Jour6 : Farmington -> Chaco Canyon

Le temps est gris en cette matinée du 6ème jour mais pour visiter des sites de Petroglyphs ce n’est pas un handicap au contraire. Après un stop près de l’Hôtel pour prendre cette pancarte en photo qui illustre les contradictions de l’Amérique, route vers un peu de Wilderness en l’occurrence Crow/Largo Canyon.

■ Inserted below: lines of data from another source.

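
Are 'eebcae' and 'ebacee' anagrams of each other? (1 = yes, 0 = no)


Sort characters of 'eebcae': 'abceee'
Sort characters of 'ebacee': 'abceee'
Sorted forms match -> they ARE anagrams
Result: 1

1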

Au bout de plus de 20 miles de piste, la route à suivre ne saute pas aux yeux vu les nombreux embranchement qui mènent en général, comme la veille, à des stations de compresseurs. Après une première tentative de traversée d’un wash avec une montée infranchissable, retour sur nos pas et on finit par trouver la bonne piste qui mène au panel principal de Petroglyphs. Je n’étais pas spécialement attiré par cette forme d’art, mais Philippe m’y a initié lors de notre trip en 2005 et j’apprécie maintenant ce genre de site. Le premier panel est constitué de plusieurs petroglyphs dont la plupart sont très esthétiques avec notamment des scènes de chasse.

 

Le deuxième panel ,celui de Big Warrior, est très joli également avec ce gros guerrier muni de ses lances.

 

Pour accéder au troisième panel, celui de Cahub (photo à gauche), la rando est plus acrobatique car à flanc de colline dans les éboulis pour au final découvrir un seul et unique petroglyph. Le rapport effort / plaisir cher à Philipe n’est pas terrible cette fois ci. Le dernier panel, nommé 44 panel, est quant à lui situé au bout d’une randonnée sans difficulté de 1 mile. Là encore, il est très étendu avec de belles scènes de chasse et vaut vraiment le détour.

 

De retour à la voiture, il est déjà 13h passé et je convaincs Philippe, de pique niquer (un bien grand mot) au cul de la voiture. Après cette matinée riche en rock art, on restera dans le culturel avec Chaco Culture National Historical park. A l’entrée de la route du parc, il est indiqué que le camping où nous devons passer la nuit est complet. Vais-je encore passer à côté d’une nuit de camping ? Eh bien non puisque Philippe me dit qu’il convaincra bien quelqu’un de partager son emplacement de camping et que sinon on prendra une piste discrète juste en dehors du parc pour y dormir, ce qui ne me tente pas franchement.

 

Arrivés au camping, Philippe aborde un campeur seul dans son camping car et lui demande de partager son emplacement avec nous. Le campeur lui demande s’il est avec sa femme et Philippe répond qu’il est avec un ami mais que nous ne sommes pas gays. Le campeur éclate de rire et nous accepte volontiers. Le temps est très couvert mais nous entamons tout de même une randonnée qui nous fait grimper sur la Rim afin de surplomber Pueblo Bonito et Pueblo Del Arroyo. Vu la lumière qui règne les photos ne seront pas terribles mais il faut faire avec. Il commence à pleuvoir lorsque je prends le chemin du retour et j’arriverais bien mouillé à la voiture.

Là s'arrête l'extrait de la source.